Imagens do Vigia Mais MT ajudam forças de segurança a prender sequestradores e libertar vítimas

Câmeras de segurança do programa Vigia Mais MT, da Secretaria de Estado de Segurança Pública (Sesp-MT), levaram as forças de segurança a prender quatro pessoas envolvidas no sequestro de dois homens e cárcere privado de uma família, nesta quinta-feira (20.06), em Vila Bela da Santíssima Trindade (520 km de Cuiabá). A ação contou com equipes do Grupo Especial de Fronteira (Gefron), 2ª Companhia da Polícia Militar e da Polícia Civil.A primeira vítima foi rendida por dois indivíduos armados ao chegar em casa. Os criminosos anunciaram o assalto e levaram uma Fiat Strada, um celular e um relógio. Em seguida, os assaltantes foram a uma segunda residência, onde sequestraram outro homem e roubaram seu carro, um Chevrolet Spin.
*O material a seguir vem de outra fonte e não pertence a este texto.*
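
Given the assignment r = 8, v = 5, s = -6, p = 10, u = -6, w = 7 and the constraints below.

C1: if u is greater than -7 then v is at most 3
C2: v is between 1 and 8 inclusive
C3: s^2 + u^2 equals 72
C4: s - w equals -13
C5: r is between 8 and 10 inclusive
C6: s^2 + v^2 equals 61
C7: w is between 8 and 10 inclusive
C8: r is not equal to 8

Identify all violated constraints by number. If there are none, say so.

C1: u = -6 > -7, so we need v ≤ 3; but v = 5 > 3 — fails.
C2: v = 5 lies in [1, 8] — holds.
C3: s^2 + u^2 = (-6)^2 + (-6)^2 = 36 + 36 = 72 — holds.
C4: s - w = -6 - 7 = -13 — holds.
C5: r = 8 lies in [8, 10] — holds.
C6: s^2 + v^2 = (-6)^2 + 5^2 = 36 + 25 = 61 — holds.
C7: w = 7 is outside [8, 10] — fails.
C8: r = 8, but 8 is required to differ — fails.

The assignment fails constraints 1, 7, and 8.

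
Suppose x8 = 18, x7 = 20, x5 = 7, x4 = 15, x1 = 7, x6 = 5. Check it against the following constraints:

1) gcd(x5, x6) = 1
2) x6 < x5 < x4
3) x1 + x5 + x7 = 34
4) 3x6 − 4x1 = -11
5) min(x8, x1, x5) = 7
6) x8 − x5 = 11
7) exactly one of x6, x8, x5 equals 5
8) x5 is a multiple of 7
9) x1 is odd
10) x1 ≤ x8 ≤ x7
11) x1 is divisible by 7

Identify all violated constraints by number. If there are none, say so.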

Os sequestradores também mantiveram a esposa dele e os quatro filhos, com idades entre 10 meses e 10 anos, presos em um quarto do imóvel.

Os criminosos saíram de Jauru com a picape roubada e o Chevrolet Spin, levando os dois homens em direção à cidade de Vila Bela da Santíssima Trindade. No caminho, câmeras do Vigia Mais MT filmaram os veículos ocupado pelos sequestradores e as vítimas.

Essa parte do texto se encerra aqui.